Although Kinsella opens his article suggesting his pick for "biggest name in broadcasting" will shock, shock his audience, there really wasn't much surprise.
First, the reference to shock value is a gimmick, a thing to hook reader interest - essentially, the closest you can get to literary shouting without turning to the CAPS key.
Second, Kinsella is a die-hard loyalist to his tribe, whatever his tribe may be. It's an admirable quality in an age where loyalty tends to be to oneself first, though there are all kinds of obvious problems with my-country-right-or-wrong partisanship.
Kinsella works for the Sun; Levant works for the Sun.
You know who Kinsella's going to pick from the moment he broaches the subject.
All that aside, though, Kinsella raises good points about the medium of television - it's visual, it's emotive and now more than ever, when we're watching TV while tweeting on our smartphones, it needs to be volume-heavy to tap into what remaining attention we have left.
TV takes this to extremes, but every medium is the same. We don't listen to monotone speakers, any more than we enjoy lengthy monologues. How many of us have read War and Peace? How many read full news articles?
People have short attention spans (which isn't the same as short memories) and, as we are more hard-wired to be emotionally reactive than consciously active, we go for what moves us over what informs us, nine times out of ten.
This is why partisan politics leans increasingly towards street theatre - it has to compete for public attention and that seems to be the only way to shine a light in the public's face.
Which is why attack ads and emotionally negative material - defend, attack, troubles at shores, scandal, etc. are terms partisans lob back and forth at each other. You have to stir the people to get them active and nothing engages quite like a threat.
This is part of Levant's shtick. He's bitter, partisan, combative, belligerent, bellicose, bullying, resentful, so on and so forth. You watch Levant and you get mad - either with him or at him. Either way, more people are apt to pay attention to Levant than a more thoughtful, lower-key broadcaster (not news presenter).
As people are drawn to the negative, the assumption communicators, political, media, etc, tend to make is that fear and anger draw in viewers. The positive message stuff isn't visceral; hope is cotton candy when what the people crave is a roller coaster.
Hence, the preponderance of negativity on live TV.
Are they right, though? Does negativity win? Is volume and emotion strictly a negative thing?
Recently, Robin Williams died. The circumstances are well-known, as is the tragic context. While there are those who are taking a Levant-like tone and criticizing Williams as weak, a poor role-model, selfish, etc, the vast majority of comments that have emerged are ones of gratitude for what he gave to people as a performer.

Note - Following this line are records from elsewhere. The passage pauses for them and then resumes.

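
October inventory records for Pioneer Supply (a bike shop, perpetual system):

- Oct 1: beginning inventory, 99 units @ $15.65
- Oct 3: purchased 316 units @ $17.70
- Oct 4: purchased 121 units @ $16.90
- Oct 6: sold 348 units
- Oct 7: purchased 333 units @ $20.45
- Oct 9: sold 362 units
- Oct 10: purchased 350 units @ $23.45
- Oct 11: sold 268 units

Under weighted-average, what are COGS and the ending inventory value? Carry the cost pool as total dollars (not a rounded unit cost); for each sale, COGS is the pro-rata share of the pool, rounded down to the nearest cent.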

How many people can recount magical tales about that one time they met him, and for that brief moment he made them feel like the centre of his universe? How many stories have we heard about a spontaneous concert in a crowd, that performance or performances that enriched a life or helped form a world view?
Williams was not a mad ranter; his message was never bitter, never focused on blame, resentment or anger in general. Williams was a Roman Candle, bringing light to the world - he was loud, energetic, frenetic, but in the opposite way that Levant was.
Robin Williams lit a fire within the people. Levant seems to want us to burn the world down.
How many stories will people share about Ezra Levant when he is gone?
For how long will Robin Williams' legacy of touching people with positive energy last?
There are no people like Robin Williams' in Canadian broadcasting; we tend not to be an exuberant people, unless, in increasing measure, it's in a negative sense.
If you were to put Robin Williams up against Ezra Levant in a debate or a contest, though, who do you think would win?